Between April 2020 and September 2022, of the medical licensing decisions that the agency made, 36% took longer than 90 working days, and 6% took longer than 250 working days. In August, the Guardian reported the case of one driver who had been waiting six months for a new licence.

Lennard gave her evidence on the backlog to the public accounts committee following the publication of a report by the National Audit Office earlier this month.

During the pandemic, the DVLA’s ability to process paper forms, which account for 30% of all applications, was reduced as fewer staff were able to work from its office in Swansea. Industrial action in 2021 also contributed to the delays, it said.

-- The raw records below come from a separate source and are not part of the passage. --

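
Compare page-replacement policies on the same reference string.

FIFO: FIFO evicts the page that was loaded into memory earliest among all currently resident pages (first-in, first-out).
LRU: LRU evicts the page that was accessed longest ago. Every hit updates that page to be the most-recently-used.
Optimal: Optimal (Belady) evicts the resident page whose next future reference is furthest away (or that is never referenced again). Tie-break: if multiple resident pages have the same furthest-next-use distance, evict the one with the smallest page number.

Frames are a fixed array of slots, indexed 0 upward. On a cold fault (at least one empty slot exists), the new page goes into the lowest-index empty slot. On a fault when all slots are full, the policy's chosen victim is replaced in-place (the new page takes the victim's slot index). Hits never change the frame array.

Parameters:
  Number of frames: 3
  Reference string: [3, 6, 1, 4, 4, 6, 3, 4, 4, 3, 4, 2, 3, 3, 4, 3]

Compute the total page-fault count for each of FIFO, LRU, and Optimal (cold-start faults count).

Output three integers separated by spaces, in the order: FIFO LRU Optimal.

Answer: 6 6 5

Derivation:
--- FIFO ---
  step 0: ref 3 -> FAULT, frames=[3,-,-] (faults so far: 1)
  step 1: ref 6 -> FAULT, frames=[3,6,-] (faults so far: 2)
  step 2: ref 1 -> FAULT, frames=[3,6,1] (faults so far: 3)
  step 3: ref 4 -> FAULT, evict 3, frames=[4,6,1] (faults so far: 4)
  step 4: ref 4 -> HIT, frames=[4,6,1] (faults so far: 4)
  step 5: ref 6 -> HIT, frames=[4,6,1] (faults so far: 4)
  step 6: ref 3 -> FAULT, evict 6, frames=[4,3,1] (faults so far: 5)
  step 7: ref 4 -> HIT, frames=[4,3,1] (faults so far: 5)
  step 8: ref 4 -> HIT, frames=[4,3,1] (faults so far: 5)
  step 9: ref 3 -> HIT, frames=[4,3,1] (faults so far: 5)
  step 10: ref 4 -> HIT, frames=[4,3,1] (faults so far: 5)
  step 11: ref 2 -> FAULT, evict 1, frames=[4,3,2] (faults so far: 6)
  step 12: ref 3 -> HIT, frames=[4,3,2] (faults so far: 6)
  step 13: ref 3 -> HIT, frames=[4,3,2] (faults so far: 6)
  step 14: ref 4 -> HIT, frames=[4,3,2] (faults so far: 6)
  step 15: ref 3 -> HIT, frames=[4,3,2] (faults so far: 6)
  FIFO total faults: 6
--- LRU ---
  step 0: ref 3 -> FAULT, frames=[3,-,-] (faults so far: 1)
  step 1: ref 6 -> FAULT, frames=[3,6,-] (faults so far: 2)
  step 2: ref 1 -> FAULT, frames=[3,6,1] (faults so far: 3)
  step 3: ref 4 -> FAULT, evict 3, frames=[4,6,1] (faults so far: 4)
  step 4: ref 4 -> HIT, frames=[4,6,1] (faults so far: 4)
  step 5: ref 6 -> HIT, frames=[4,6,1] (faults so far: 4)
  step 6: ref 3 -> FAULT, evict 1, frames=[4,6,3] (faults so far: 5)
  step 7: ref 4 -> HIT, frames=[4,6,3] (faults so far: 5)
  step 8: ref 4 -> HIT, frames=[4,6,3] (faults so far: 5)
  step 9: ref 3 -> HIT, frames=[4,6,3] (faults so far: 5)
  step 10: ref 4 -> HIT, frames=[4,6,3] (faults so far: 5)
  step 11: ref 2 -> FAULT, evict 6, frames=[4,2,3] (faults so far: 6)
  step 12: ref 3 -> HIT, frames=[4,2,3] (faults so far: 6)
  step 13: ref 3 -> HIT, frames=[4,2,3] (faults so far: 6)
  step 14: ref 4 -> HIT, frames=[4,2,3] (faults so far: 6)
  step 15: ref 3 -> HIT, frames=[4,2,3] (faults so far: 6)
  LRU total faults: 6
--- Optimal ---
  step 0: ref 3 -> FAULT, frames=[3,-,-] (faults so far: 1)
  step 1: ref 6 -> FAULT, frames=[3,6,-] (faults so far: 2)
  step 2: ref 1 -> FAULT, frames=[3,6,1] (faults so far: 3)
  step 3: ref 4 -> FAULT, evict 1, frames=[3,6,4] (faults so far: 4)
  step 4: ref 4 -> HIT, frames=[3,6,4] (faults so far: 4)
  step 5: ref 6 -> HIT, frames=[3,6,4] (faults so far: 4)
  step 6: ref 3 -> HIT, frames=[3,6,4] (faults so far: 4)
  step 7: ref 4 -> HIT, frames=[3,6,4] (faults so far: 4)
  step 8: ref 4 -> HIT, frames=[3,6,4] (faults so far: 4)
  step 9: ref 3 -> HIT, frames=[3,6,4] (faults so far: 4)
  step 10: ref 4 -> HIT, frames=[3,6,4] (faults so far: 4)
  step 11: ref 2 -> FAULT, evict 6, frames=[3,2,4] (faults so far: 5)
  step 12: ref 3 -> HIT, frames=[3,2,4] (faults so far: 5)
  step 13: ref 3 -> HIT, frames=[3,2,4] (faults so far: 5)
  step 14: ref 4 -> HIT, frames=[3,2,4] (faults so far: 5)
  step 15: ref 3 -> HIT, frames=[3,2,4] (faults so far: 5)
  Optimal total faults: 5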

The number of driving licence applications in progress, including both medical and standard, peaked at 1.1m in September 2021, the NAO report showed.

Between April 2020 and September 2022, of the 24.3m applications that DVLA completed, 3.3m took longer than expected. The majority of these, 2.4m, were paper-based ordinary licence applications.

It returned to its usual time limits for processing standard driving licence applications by May this year, and reduced the number in progress to typical levels by July. However, medical licence applications are still being delayed.

“All the things that are in our control are completely back to normal … This is the one area that is not fully in our control,” Lennard told MPs.